Facile pensare che in una formazione con Graham Coxon e Damon Albarn, Dave Rowntree sia solo “il batterista”. Il rosso musicista dei Blur, seppur più pacato dei suoi effervescenti colleghi, è in realtà una fucina di progetti e attività che spaziano tra aerei, podcast, politica, graphic novel e molto altro ancora, passando pure per una generosa lista di composizioni per film e serie televisive, dalla BBC a Netflix. Ma questa volta, con “Radio Songs”, ha deciso di metterci anche la voce, lasciandosi ispirare nel primo album da solista dai tantissimi interessi che affollano la sua quotidianità.
Una radio su misura
È lo stesso Dave a dare la misura del proprio album: “Sono cresciuto in una famiglia un po' insolita in cui, invece di andare a giocare a calcio, io e mio padre costruivamo delle radio insieme”. Un insieme di suoni, lingue e incanti che gli ha permesso di viaggiare per il mondo attraverso quanto quegli apparecchi gli restituivano, tanto da farne un punto di partenza. “Sognavo di fuggire in ogni luogo che la musica mi suggeriva. Ho provato a comporre un disco partendo da questo punto di vista, sintonizzandomi sulle stazioni della mia vita e fermandomi in ogni canzone a raccontarne un dettaglio, un punto di svolta, per poi girare la manopola e andare avanti”. Con quest’idea di zigzagare nell’etere per focalizzarsi su ricordi e riflessioni, Rowntree ha quindi impresso al suo “Radio Songs” una natura variegata, ma anche efficacemente carica di suggestioni.
Se ritrovare tracce dei suoi Blur in alcuni passaggi è un gioco alquanto immediato - l’amico Damon in proposito sembra avergli fornito più di un suggerimento - i dieci brani dell’album si adagiano dolcemente tra pop ed elettronica, in un tessuto delicato di cinematica sospensione che unisce insieme suoni acustici e sintetici. Su queste frequenze Rowntree, con la collaborazione di Leo Abrahams in cabina di regia, si affida soprattutto ai pattern delle drum machine e a melodie stratificate di tocchi jazzistici, segnali statici e orchestrazioni per evocare il proprio percorso di sentimenti e sensazioni.
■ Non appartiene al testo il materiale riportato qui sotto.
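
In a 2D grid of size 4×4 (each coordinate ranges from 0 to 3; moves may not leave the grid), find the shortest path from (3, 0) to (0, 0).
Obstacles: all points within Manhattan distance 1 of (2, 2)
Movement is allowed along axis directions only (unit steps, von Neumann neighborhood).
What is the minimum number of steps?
3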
Ci si sposta così dall’irruente vitalità della capitale britannica con la filastrocca urbana di “London Bridge” ai ricordi del Regno Unito nei difficili anni Settanta tracciati con “Devil’s island” (“Roar like lions cry like lambs”, descrive lo scenario nel pezzo), fino alle dolci malinconie affettive limate per sottrazione, quali “1000 miles” o la sfuggente armonia di “Downtown”. Non mancano i momenti introspettivi, nelle ballate minimali di “Machines like me” o “Black sheep”, come pure i riferimenti alla world music di “Tape measure” e alle amate colonne sonore con gli strumentali “HK” e la conclusiva “Who’s asking” che chiude il disco in un’esplosione di archi e tensioni estatiche.
Sentimenti e frequenze
Senza particolari slanci o hit da classifica, Dave Rowntree mostra così, quasi in punta di piedi, la sua dimensione musicale, attingendo tanto dal suo vissuto quanto da un bagaglio personale pieno zeppo di esperienze, dentro e fuori la propria band d’origine. Con l’immagine di una radio sintonizzata sul mondo ci offre un mix di stati d’animo e frammenti di vita, tra note autobiografiche e osservazioni su quanto abbiamo intorno. In questo modo, ciò che “Radio Songs” trasmette, restituisce lo sguardo di un artista che solitamente preferisce un punto di osservazione più defilato, ma non per questo meno incisivo, anzi.